There was total censorship in Ukraine at that time. Thirty-one-year-old Ukrainian journalist Georhiy Gongadze is one of a few who dares to criticize the government, and he is blacklisted from employment on television.

And for this reason—in April of 2000, he and a colleague decided to create an online publication named Ukrayinska Pravda. Pravda means Truth. “Giving the new meaning to old concepts,” is how Gongadze explained the name.

The fact is that the Russian newspaper Pravda has been the main source of official propaganda for decades. That the paper calls itself Truth must be understood in the Orwellian sense of the word—truth is a lie, peace is war, slavery is freedom.

Gongadze’s publication, Ukrayinska Pravda, was founded to return a non-propaganda meaning to this word. To make the Truth once again truthful.

Six months later, he was killed. The “Gongadze case” led to accusations against the authorities and protests, which ended with the Orange Revolution in 2004. Gongadze and the journalists working at Ukrayinska Pravda helped push forward Ukraine’s democratic development, making freedom of speech an essential value.

Gongadze’s story is etched in my heart. The written word is a weapon. And the truth is a weapon.

Fourteen years later, in 2014, fate will bring us together—me and Ukrayinska Pravda, the publication Gongadze founded, where I am now the chief editor

We will meet at a terrible time—a few months after the Revolution of Dignity, the occupation of Crimea by Russia, the beginning of the war in the East. At the same time, Ukraine is trying to make reforms and fight corruption. In 2014, democracy has won in Ukraine, but it is fragile. There are too many challenges.

It turns out that all these terrible events were just a preparation for the most important battle for the right of our country to exist, which began for us on the morning of February 24, 2022.

I am often asked what the war in Ukraine is about today. And I have three answers to that question.

It is a war for the future of the world, for its ability to unite for its future.

It is a war of decolonization, because Ukraine is fighting for the right to exist.

But for me, as a journalist, it is also a war of truth and lies. The war for the right to call a spade a spade.

Thanks to journalists, the world saw the truth about Bucha, Borodyanka, and Irpin. Hundreds of civilians shot dead by the Russian military. The Kremlin continues to blame the West and Ukraine, claiming that all these photos are fakes. But we know the truth.
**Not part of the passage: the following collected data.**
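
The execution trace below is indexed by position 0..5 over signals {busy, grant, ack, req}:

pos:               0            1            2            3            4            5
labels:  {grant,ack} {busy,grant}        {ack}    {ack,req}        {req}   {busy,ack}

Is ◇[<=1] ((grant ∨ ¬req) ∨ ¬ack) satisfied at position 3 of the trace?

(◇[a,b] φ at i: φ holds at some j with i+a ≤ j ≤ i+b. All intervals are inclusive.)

Check ((grant ∨ ¬req) ∨ ¬ack) at each j in [3,4]:
  j=3: false
  j=4: true
Found at j=4 → formula holds.

Holds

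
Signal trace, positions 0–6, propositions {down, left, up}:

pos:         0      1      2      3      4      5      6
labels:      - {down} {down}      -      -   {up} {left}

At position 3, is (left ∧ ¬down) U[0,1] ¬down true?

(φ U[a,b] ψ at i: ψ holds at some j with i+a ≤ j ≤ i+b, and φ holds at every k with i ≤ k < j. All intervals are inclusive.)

Need some j in [3,4] with ¬down, and (left ∧ ¬down) at every k in [3,j-1].
  j=3: ¬down holds; no prefix to check → satisfied.

Yes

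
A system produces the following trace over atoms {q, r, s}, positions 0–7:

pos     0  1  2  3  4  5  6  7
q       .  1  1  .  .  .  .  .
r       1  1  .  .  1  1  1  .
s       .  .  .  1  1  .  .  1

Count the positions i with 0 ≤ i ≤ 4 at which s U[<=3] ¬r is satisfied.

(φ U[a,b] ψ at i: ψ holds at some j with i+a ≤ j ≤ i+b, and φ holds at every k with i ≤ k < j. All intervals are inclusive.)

Evaluate at each i in [0,4]:
  i=0: ✗ (lhs fails at k=0 before rhs at j=2)
  i=1: ✗ (lhs fails at k=1 before rhs at j=2)
  i=2: ✓ (rhs at j=2)
  i=3: ✓ (rhs at j=3)
  i=4: ✗ (lhs fails at k=5 before rhs at j=7)
Positions where it holds: {2, 3} → 2.

2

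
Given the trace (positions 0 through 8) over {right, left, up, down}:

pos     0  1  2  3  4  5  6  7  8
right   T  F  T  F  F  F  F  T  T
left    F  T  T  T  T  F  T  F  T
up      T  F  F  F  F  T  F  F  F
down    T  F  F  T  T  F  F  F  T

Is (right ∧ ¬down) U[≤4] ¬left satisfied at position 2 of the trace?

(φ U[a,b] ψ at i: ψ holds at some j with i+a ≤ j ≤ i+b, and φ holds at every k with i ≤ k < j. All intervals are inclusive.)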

Because in Bucha, the Russians killed the father of my colleague, a 70-year-old unarmed man. And in Irpen, my classmate from Harvard, documentarian Brent Renaud, who came there to make a TIME Studios film about the Ukrainian refugee crisis, was shot dead.

Journalists in the war in Ukraine face incredible challenges, the most basic one of which is simply to survive while telling the world the truth. In three months, 32 journalists died in Ukraine, 9 of them in the line of duty.
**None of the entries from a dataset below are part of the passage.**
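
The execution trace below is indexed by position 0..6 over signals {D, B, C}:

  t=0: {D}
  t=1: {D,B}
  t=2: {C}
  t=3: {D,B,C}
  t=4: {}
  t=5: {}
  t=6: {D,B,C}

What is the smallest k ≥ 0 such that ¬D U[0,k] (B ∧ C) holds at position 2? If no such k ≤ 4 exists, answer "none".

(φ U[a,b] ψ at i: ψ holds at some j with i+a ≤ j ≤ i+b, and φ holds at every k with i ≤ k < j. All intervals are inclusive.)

1

Need earliest j ≥ 2 with (B ∧ C), and ¬D at every k in [2,j-1].
  j=2: rhs fails.
  j=3: rhs holds; lhs holds on [2,2]. k = 1.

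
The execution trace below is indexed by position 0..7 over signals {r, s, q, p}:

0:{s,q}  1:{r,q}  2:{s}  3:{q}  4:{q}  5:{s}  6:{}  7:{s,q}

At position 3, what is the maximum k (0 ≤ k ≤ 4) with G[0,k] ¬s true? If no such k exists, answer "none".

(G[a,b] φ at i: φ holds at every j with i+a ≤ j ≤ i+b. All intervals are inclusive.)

¬s must hold from j=3 onward; find where it first fails.
  j=3: holds
  j=4: holds
  j=5: fails
Holds on [3,4], so largest k = 1.

1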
Another challenge is not to cause harm. Because when reporting on a war, the cost of error is measured by human life.

A couple of weeks ago, I arranged for an interview with a victim of sexual violence by the Russian military. We talked for a long time, but then she asked that I not publish the story. Instead, she asked me for help getting access to medical abortion drugs. As a human, I had to help her, and as a journalist, I could not publish an interview with her.
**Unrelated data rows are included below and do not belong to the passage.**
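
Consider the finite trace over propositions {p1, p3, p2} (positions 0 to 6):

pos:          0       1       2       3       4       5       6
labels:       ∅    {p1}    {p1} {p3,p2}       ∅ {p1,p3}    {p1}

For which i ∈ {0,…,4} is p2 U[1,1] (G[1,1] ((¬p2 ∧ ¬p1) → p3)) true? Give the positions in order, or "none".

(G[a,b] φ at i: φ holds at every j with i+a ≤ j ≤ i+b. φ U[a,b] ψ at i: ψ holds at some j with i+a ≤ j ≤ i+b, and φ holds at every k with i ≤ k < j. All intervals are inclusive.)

3

Evaluate at each i in [0,4]:
  i=0: ✗ (lhs fails at k=0 before rhs at j=1)
  i=1: ✗ (lhs fails at k=1 before rhs at j=2)
  i=2: ✗ (no rhs in [3,3])
  i=3: ✓ (rhs at j=4; lhs holds on [3,3])
  i=4: ✗ (lhs fails at k=4 before rhs at j=5)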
Sometimes the most powerful truth is to remain silent. And sometimes, it is necessary to speak out.

In the days of the fiercest fighting near Kyiv, Ukrayinska Pravda published the names of Russian soldiers fighting in Ukraine at a time when they were a few kilometers away from our parents and relatives. Was it dangerous? Yes. Was it important? Yes, it was.

When you cover a war as a journalist, you face grief and death every day. The truth is harder to communicate and to comprehend in war. It can get lost in the scale of the grief, and in the statistics.

It is under such conditions that you value the opportunity to tell the truth even more, to tell the story of a person who died, lost relatives or miraculously escaped. And it is through this work that ensures that the stories of the victims are told. That the story of Ukraine is told.

This knowledge gives us the strength we need to work—despite the sirens sounding every day and the horror of the war in which my country has been living for four months now.

In March, TIME published a cover emblazoned with the phrase “Life Will Overcome Death and Light —Darkness,” set against a background of the Ukrainian flag.

I would like to add one more sentence.

Life will overcome death and light will defeat darkness. And Ukrainian truth will surely defeat lies. No matter how difficult this struggle is.